Description of problem: On current CentOS Stream, engine-setup fails for me with: 2021-01-12 12:07:29,173+0200 DEBUG otopi.plugins.otopi.services.systemd plugin.execute:926 execute-output: ('/usr/bin/systemctl', 'start', 'openvswitch.service') stderr: A dependency job for openvswitch.service failed. See 'journalctl -xe' for details. journalctl -xe shows: ===================================================================== Jan 12 12:06:10 didi-centos8-engine.lab.eng.tlv2.redhat.com setroubleshoot[11212]: SELinux is preventing /usr/sbin/ovsdb-server from open access on the perf_event labeled openvswitch_t. For complete SELinux messages run: sealert -l 368c9a86-c5d6-4866-908e-26fe90c9bf0d Jan 12 12:06:10 didi-centos8-engine.lab.eng.tlv2.redhat.com setroubleshoot[11212]: SELinux is preventing /usr/sbin/ovsdb-server from open access on the perf_event labeled openvswitch_t. ***** Plugin catchall (100. confidence) suggests ************************** If you believe that ovsdb-server should be allowed open access on perf_event labeled openvswitch_t by default. Then you should report this as a bug. You can generate a local policy module to allow this access. Do allow this access for now by executing: # ausearch -c 'ovsdb-server' --raw | audit2allow -M my-ovsdbserver # semodule -X 300 -i my-ovsdbserver.pp ===================================================================== Running the two commands in the end seem to be enough to fix this, if you have no /etc/openvswitch/conf.db . The failure left it, owned by 'root:root', and a second attempt failed with: Starting ovsdb-server ovsdb-server: I/O error: /etc/openvswitch/conf.db: open failed (Permission denied) Removing it was enough for a next attempt to succeed. I suspect it's a new selinux policy change or something similar.

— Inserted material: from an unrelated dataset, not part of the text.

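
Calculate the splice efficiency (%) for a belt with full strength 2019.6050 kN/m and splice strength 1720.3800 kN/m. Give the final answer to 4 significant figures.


Eff = 1720.3800 / 2019.6050 * 100
Eff = 85.18 %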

Which version of openvswitch was used in this test run?
(In reply to Dominik Holler from comment #1) > Which version of openvswitch was used in this test run? # rpm -qa | grep -E 'openv|selinux|policy' openvswitch2.11-2.11.3-74.el8.x86_64 libselinux-2.9-5.el8.i686 selinux-policy-targeted-3.14.3-59.el8.noarch checkpolicy-2.9-1.el8.x86_64 selinux-policy-3.14.3-59.el8.noarch ovirt-openvswitch-ovn-2.11-0.2020061801.el8.noarch ovirt-python-openvswitch-2.11-0.2020061801.el8.noarch python3-libselinux-2.9-5.el8.x86_64 policycoreutils-python-utils-2.9-9.el8.noarch rpm-plugin-selinux-4.14.3-4.el8.x86_64 ovirt-openvswitch-ovn-central-2.11-0.2020061801.el8.noarch ovirt-openvswitch-2.11-0.2020061801.el8.noarch libselinux-2.9-5.el8.x86_64 python3-policycoreutils-2.9-9.el8.noarch openvswitch-selinux-extra-policy-1.0-22.el8.noarch libselinux-utils-2.9-5.el8.x86_64 policycoreutils-2.9-9.el8.x86_64 python3-openvswitch2.11-2.11.3-74.el8.x86_64 ovirt-openvswitch-ovn-common-2.11-0.2020061801.el8.noarch Please note that it was not a clean system. It went through many upgrades, starting probably with CentOS 8.0/8.1 or so and many setup/cleanup cycles (including some manual fixes along the way). Didn't try yet to reproduce on a clean system. If CI uses latest Stream, it should reproduce there soon.
I'm not aware of such a failure in OST using Stream, though we don't test upgrades in any way currently. I'd suggest to ignore it until/if we get more reports
(In reply to Michal Skrivanek from comment #3) > I'm not aware of such a failure in OST using Stream, though we don't test > upgrades in any way currently. It wasn't an upgrade of oVirt itself, only OS. > I'd suggest to ignore it until/if we get more reports Fine for me. I now reverted this VM to a snapshot I took when it was on CentOS 8.2, upgraded to Stream and latest ovirt-release-master, ran engine-setup, it succeeded. Most likely the issue was either due to past breakage I introduced or to a specific sequence of updates. Closing for now.